If you're like most couples who are trying to conceive, you want to get pregnant sooner rather than later.

Having intercourse as close as possible to ovulation  definitely helps. But fertility experts say there are other ways couples can boost their fertility. A few simple measures may make the next month the month you'll squeal: "We're pregnant!"

1. Her Fertility Booster: Weight Control

Being underweight or overweight can delay the time it takes a woman to conceive.

William Gibbons, director of the division of reproductive endocrinology and infertility at Baylor College of Medicine, says weight before getting pregnant is often an overlooked factor in fertility. Keeping a healthy weight can help with conception.
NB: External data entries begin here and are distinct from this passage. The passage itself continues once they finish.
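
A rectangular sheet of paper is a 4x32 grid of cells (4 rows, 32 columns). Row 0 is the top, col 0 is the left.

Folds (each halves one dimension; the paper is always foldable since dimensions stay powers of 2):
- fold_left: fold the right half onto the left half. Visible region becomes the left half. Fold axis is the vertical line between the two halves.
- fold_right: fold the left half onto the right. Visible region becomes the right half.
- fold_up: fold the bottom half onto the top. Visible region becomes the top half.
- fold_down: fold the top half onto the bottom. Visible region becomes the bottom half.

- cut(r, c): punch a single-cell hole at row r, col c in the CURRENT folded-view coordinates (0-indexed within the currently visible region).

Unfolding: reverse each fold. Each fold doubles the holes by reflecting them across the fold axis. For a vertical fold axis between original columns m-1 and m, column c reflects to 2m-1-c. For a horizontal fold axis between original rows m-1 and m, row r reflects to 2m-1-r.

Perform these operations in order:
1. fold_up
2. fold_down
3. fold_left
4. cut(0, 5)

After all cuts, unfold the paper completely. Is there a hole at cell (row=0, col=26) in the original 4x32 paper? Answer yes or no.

Answer: yes

Derivation:
Op 1 fold_up: fold axis h@2; visible region now rows[0,2) x cols[0,32) = 2x32
Op 2 fold_down: fold axis h@1; visible region now rows[1,2) x cols[0,32) = 1x32
Op 3 fold_left: fold axis v@16; visible region now rows[1,2) x cols[0,16) = 1x16
Op 4 cut(0, 5): punch at orig (1,5); cuts so far [(1, 5)]; region rows[1,2) x cols[0,16) = 1x16
Unfold 1 (reflect across v@16): 2 holes -> [(1, 5), (1, 26)]
Unfold 2 (reflect across h@1): 4 holes -> [(0, 5), (0, 26), (1, 5), (1, 26)]
Unfold 3 (reflect across h@2): 8 holes -> [(0, 5), (0, 26), (1, 5), (1, 26), (2, 5), (2, 26), (3, 5), (3, 26)]
Holes: [(0, 5), (0, 26), (1, 5), (1, 26), (2, 5), (2, 26), (3, 5), (3, 26)]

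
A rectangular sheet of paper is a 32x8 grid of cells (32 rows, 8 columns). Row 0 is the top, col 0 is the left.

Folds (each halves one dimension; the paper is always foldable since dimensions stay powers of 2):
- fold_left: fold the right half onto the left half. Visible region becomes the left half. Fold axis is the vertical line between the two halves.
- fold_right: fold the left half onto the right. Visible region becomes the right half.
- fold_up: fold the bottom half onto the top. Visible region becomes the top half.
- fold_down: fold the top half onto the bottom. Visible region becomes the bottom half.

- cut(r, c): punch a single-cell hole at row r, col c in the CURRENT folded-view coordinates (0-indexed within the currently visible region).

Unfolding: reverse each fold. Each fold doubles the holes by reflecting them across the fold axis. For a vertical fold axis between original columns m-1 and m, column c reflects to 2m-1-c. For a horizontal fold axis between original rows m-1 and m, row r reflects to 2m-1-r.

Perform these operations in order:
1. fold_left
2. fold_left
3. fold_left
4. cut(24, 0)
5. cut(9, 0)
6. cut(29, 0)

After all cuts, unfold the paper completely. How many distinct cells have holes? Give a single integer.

Answer: 24

Derivation:
Op 1 fold_left: fold axis v@4; visible region now rows[0,32) x cols[0,4) = 32x4
Op 2 fold_left: fold axis v@2; visible region now rows[0,32) x cols[0,2) = 32x2
Op 3 fold_left: fold axis v@1; visible region now rows[0,32) x cols[0,1) = 32x1
Op 4 cut(24, 0): punch at orig (24,0); cuts so far [(24, 0)]; region rows[0,32) x cols[0,1) = 32x1
Op 5 cut(9, 0): punch at orig (9,0); cuts so far [(9, 0), (24, 0)]; region rows[0,32) x cols[0,1) = 32x1
Op 6 cut(29, 0): punch at orig (29,0); cuts so far [(9, 0), (24, 0), (29, 0)]; region rows[0,32) x cols[0,1) = 32x1
Unfold 1 (reflect across v@1): 6 holes -> [(9, 0), (9, 1), (24, 0), (24, 1), (29, 0), (29, 1)]
Unfold 2 (reflect across v@2): 12 holes -> [(9, 0), (9, 1), (9, 2), (9, 3), (24, 0), (24, 1), (24, 2), (24, 3), (29, 0), (29, 1), (29, 2), (29, 3)]
Unfold 3 (reflect across v@4): 24 holes -> [(9, 0), (9, 1), (9, 2), (9, 3), (9, 4), (9, 5), (9, 6), (9, 7), (24, 0), (24, 1), (24, 2), (24, 3), (24, 4), (24, 5), (24, 6), (24, 7), (29, 0), (29, 1), (29, 2), (29, 3), (29, 4), (29, 5), (29, 6), (29, 7)]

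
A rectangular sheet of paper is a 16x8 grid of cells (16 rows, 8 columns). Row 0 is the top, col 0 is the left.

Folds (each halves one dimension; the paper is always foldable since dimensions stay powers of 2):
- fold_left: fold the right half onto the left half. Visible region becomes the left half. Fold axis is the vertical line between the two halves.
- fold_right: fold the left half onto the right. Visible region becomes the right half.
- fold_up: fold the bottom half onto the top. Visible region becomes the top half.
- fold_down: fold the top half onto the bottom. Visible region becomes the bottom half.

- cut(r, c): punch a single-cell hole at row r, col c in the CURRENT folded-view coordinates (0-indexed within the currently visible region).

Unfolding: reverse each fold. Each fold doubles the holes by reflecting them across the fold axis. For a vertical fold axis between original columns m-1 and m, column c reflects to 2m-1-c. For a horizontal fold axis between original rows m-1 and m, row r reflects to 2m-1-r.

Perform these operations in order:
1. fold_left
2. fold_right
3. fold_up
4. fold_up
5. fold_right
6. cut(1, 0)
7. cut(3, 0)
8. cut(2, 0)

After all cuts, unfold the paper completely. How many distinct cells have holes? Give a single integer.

Answer: 96

Derivation:
Op 1 fold_left: fold axis v@4; visible region now rows[0,16) x cols[0,4) = 16x4
Op 2 fold_right: fold axis v@2; visible region now rows[0,16) x cols[2,4) = 16x2
Op 3 fold_up: fold axis h@8; visible region now rows[0,8) x cols[2,4) = 8x2
Op 4 fold_up: fold axis h@4; visible region now rows[0,4) x cols[2,4) = 4x2
Op 5 fold_right: fold axis v@3; visible region now rows[0,4) x cols[3,4) = 4x1
Op 6 cut(1, 0): punch at orig (1,3); cuts so far [(1, 3)]; region rows[0,4) x cols[3,4) = 4x1
Op 7 cut(3, 0): punch at orig (3,3); cuts so far [(1, 3), (3, 3)]; region rows[0,4) x cols[3,4) = 4x1
Op 8 cut(2, 0): punch at orig (2,3); cuts so far [(1, 3), (2, 3), (3, 3)]; region rows[0,4) x cols[3,4) = 4x1
Unfold 1 (reflect across v@3): 6 holes -> [(1, 2), (1, 3), (2, 2), (2, 3), (3, 2), (3, 3)]
Unfold 2 (reflect across h@4): 12 holes -> [(1, 2), (1, 3), (2, 2), (2, 3), (3, 2), (3, 3), (4, 2), (4, 3), (5, 2), (5, 3), (6, 2), (6, 3)]
Unfold 3 (reflect across h@8): 24 holes -> [(1, 2), (1, 3), (2, 2), (2, 3), (3, 2), (3, 3), (4, 2), (4, 3), (5, 2), (5, 3), (6, 2), (6, 3), (9, 2), (9, 3), (10, 2), (10, 3), (11, 2), (11, 3), (12, 2), (12, 3), (13, 2), (13, 3), (14, 2), (14, 3)]
Unfold 4 (reflect across v@2): 48 holes -> [(1, 0), (1, 1), (1, 2), (1, 3), (2, 0), (2, 1), (2, 2), (2, 3), (3, 0), (3, 1), (3, 2), (3, 3), (4, 0), (4, 1), (4, 2), (4, 3), (5, 0), (5, 1), (5, 2), (5, 3), (6, 0), (6, 1), (6, 2), (6, 3), (9, 0), (9, 1), (9, 2), (9, 3), (10, 0), (10, 1), (10, 2), (10, 3), (11, 0), (11, 1), (11, 2), (11, 3), (12, 0), (12, 1), (12, 2), (12, 3), (13, 0), (13, 1), (13, 2), (13, 3), (14, 0), (14, 1), (14, 2), (14, 3)]
Unfold 5 (reflect across v@4): 96 holes -> [(1, 0), (1, 1), (1, 2), (1, 3), (1, 4), (1, 5), (1, 6), (1, 7), (2, 0), (2, 1), (2, 2), (2, 3), (2, 4), (2, 5), (2, 6), (2, 7), (3, 0), (3, 1), (3, 2), (3, 3), (3, 4), (3, 5), (3, 6), (3, 7), (4, 0), (4, 1), (4, 2), (4, 3), (4, 4), (4, 5), (4, 6), (4, 7), (5, 0), (5, 1), (5, 2), (5, 3), (5, 4), (5, 5), (5, 6), (5, 7), (6, 0), (6, 1), (6, 2), (6, 3), (6, 4), (6, 5), (6, 6), (6, 7), (9, 0), (9, 1), (9, 2), (9, 3), (9, 4), (9, 5), (9, 6), (9, 7), (10, 0), (10, 1), (10, 2), (10, 3), (10, 4), (10, 5), (10, 6), (10, 7), (11, 0), (11, 1), (11, 2), (11, 3), (11, 4), (11, 5), (11, 6), (11, 7), (12, 0), (12, 1), (12, 2), (12, 3), (12, 4), (12, 5), (12, 6), (12, 7), (13, 0), (13, 1), (13, 2), (13, 3), (13, 4), (13, 5), (13, 6), (13, 7), (14, 0), (14, 1), (14, 2), (14, 3), (14, 4), (14, 5), (14, 6), (14, 7)]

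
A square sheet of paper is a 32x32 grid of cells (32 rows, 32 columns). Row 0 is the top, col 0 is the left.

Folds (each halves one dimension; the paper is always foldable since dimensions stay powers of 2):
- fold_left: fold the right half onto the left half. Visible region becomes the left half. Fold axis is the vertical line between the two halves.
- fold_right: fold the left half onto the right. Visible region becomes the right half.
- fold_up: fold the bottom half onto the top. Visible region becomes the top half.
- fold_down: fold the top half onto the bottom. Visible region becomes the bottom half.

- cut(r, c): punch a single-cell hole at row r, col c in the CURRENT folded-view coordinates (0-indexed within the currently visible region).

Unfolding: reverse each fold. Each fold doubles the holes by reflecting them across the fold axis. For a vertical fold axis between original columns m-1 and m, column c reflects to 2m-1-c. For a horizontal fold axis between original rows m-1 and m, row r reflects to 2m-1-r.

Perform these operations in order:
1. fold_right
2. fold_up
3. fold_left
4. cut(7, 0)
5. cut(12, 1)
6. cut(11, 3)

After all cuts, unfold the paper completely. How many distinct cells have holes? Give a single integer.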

In onestudy, researchers evaluated the body mass index (BMI) of 2,112 pregnant women. Women in the study who had a pre-pregnancy BMI of 25-39 – considered overweight or obese -- had a twofold increase in the time it took to get pregnant. A BMI less than 19 (18.5 to 24.9 is considered normal) is even worse, the researchers found. Time to conception was increased fourfold in women with a BMI below 19.

Gibbons tells women to stay at a healthy weight when trying to conceive.
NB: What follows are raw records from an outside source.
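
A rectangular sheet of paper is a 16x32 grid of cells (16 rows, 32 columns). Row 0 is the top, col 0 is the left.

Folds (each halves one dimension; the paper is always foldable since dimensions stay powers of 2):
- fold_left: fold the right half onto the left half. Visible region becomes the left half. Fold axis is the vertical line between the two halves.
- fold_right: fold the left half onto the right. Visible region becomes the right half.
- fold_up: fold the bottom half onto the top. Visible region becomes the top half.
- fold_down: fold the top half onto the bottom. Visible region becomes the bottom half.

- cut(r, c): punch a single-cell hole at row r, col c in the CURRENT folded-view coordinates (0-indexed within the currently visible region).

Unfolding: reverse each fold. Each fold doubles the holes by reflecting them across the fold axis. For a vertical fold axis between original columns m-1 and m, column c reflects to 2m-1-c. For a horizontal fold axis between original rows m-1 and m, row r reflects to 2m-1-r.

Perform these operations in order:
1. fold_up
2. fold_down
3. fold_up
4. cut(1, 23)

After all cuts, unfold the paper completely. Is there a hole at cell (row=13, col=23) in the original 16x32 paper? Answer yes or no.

Answer: yes

Derivation:
Op 1 fold_up: fold axis h@8; visible region now rows[0,8) x cols[0,32) = 8x32
Op 2 fold_down: fold axis h@4; visible region now rows[4,8) x cols[0,32) = 4x32
Op 3 fold_up: fold axis h@6; visible region now rows[4,6) x cols[0,32) = 2x32
Op 4 cut(1, 23): punch at orig (5,23); cuts so far [(5, 23)]; region rows[4,6) x cols[0,32) = 2x32
Unfold 1 (reflect across h@6): 2 holes -> [(5, 23), (6, 23)]
Unfold 2 (reflect across h@4): 4 holes -> [(1, 23), (2, 23), (5, 23), (6, 23)]
Unfold 3 (reflect across h@8): 8 holes -> [(1, 23), (2, 23), (5, 23), (6, 23), (9, 23), (10, 23), (13, 23), (14, 23)]
Holes: [(1, 23), (2, 23), (5, 23), (6, 23), (9, 23), (10, 23), (13, 23), (14, 23)]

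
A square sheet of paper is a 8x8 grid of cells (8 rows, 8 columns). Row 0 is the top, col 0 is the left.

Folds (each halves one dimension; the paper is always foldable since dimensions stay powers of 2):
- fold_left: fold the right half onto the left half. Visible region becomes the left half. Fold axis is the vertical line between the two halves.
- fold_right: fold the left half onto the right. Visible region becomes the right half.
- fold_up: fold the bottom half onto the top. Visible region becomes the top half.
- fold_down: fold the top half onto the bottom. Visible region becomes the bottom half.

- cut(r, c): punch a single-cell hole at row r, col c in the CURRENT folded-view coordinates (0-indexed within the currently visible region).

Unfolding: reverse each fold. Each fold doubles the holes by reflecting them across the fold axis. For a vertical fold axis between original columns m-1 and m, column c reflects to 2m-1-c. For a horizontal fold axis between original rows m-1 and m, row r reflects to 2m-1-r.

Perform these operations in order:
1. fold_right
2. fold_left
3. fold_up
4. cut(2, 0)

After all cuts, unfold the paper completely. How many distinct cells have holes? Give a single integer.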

2. His Fertility Booster: Protect Those Sperm

According to Dale McClure, president of the American Society for Reproductive Medicine, the idea that changing to boxers instead of briefs will boost fertility by keeping genital temperatures down is basically an old wives' tale. Earlier studies seemed to point to boxers as the better choice, McClure says. But more recent studies haven't shown a major difference.

What about exposing the testicles to other sources of heat? The American Society for Reproductive Medicine says controlling temperature doesn't play much of role in boosting fertility. Some doctors, though, recommend staying away from certain sources. For instance, sitting in a hot tub day after day should be avoided, McClure says, even if a man has no known fertility problems. In at least one study, repeated exposure to high water temperatures through hot tubs or hot baths was shown to affect men's fertility.

Still, no research has clearly shown a link between exposure to other sources of heat and a man's fertility. One study did show that scrotal temperatures went up in laptop users who held the computer on their laps and warned that long-term exposures to high temperatures could harm sperm. Another study found that exposure to radiation from cell phones could adversely affect sperm that had been collected from participants. Researchers in that study speculated that keeping a cell phone in a pants pocket could affect the health of a man's sperm.

While neither study was sufficient to prove that exposure to sources of heat could harm sperm enough to affect fertility, McClure still says a man who wants to be a father probably shouldn't keep his laptop on his lap for extended periods of time. But even considering the above findings, McClure says he is "more concerned about hot tubbing."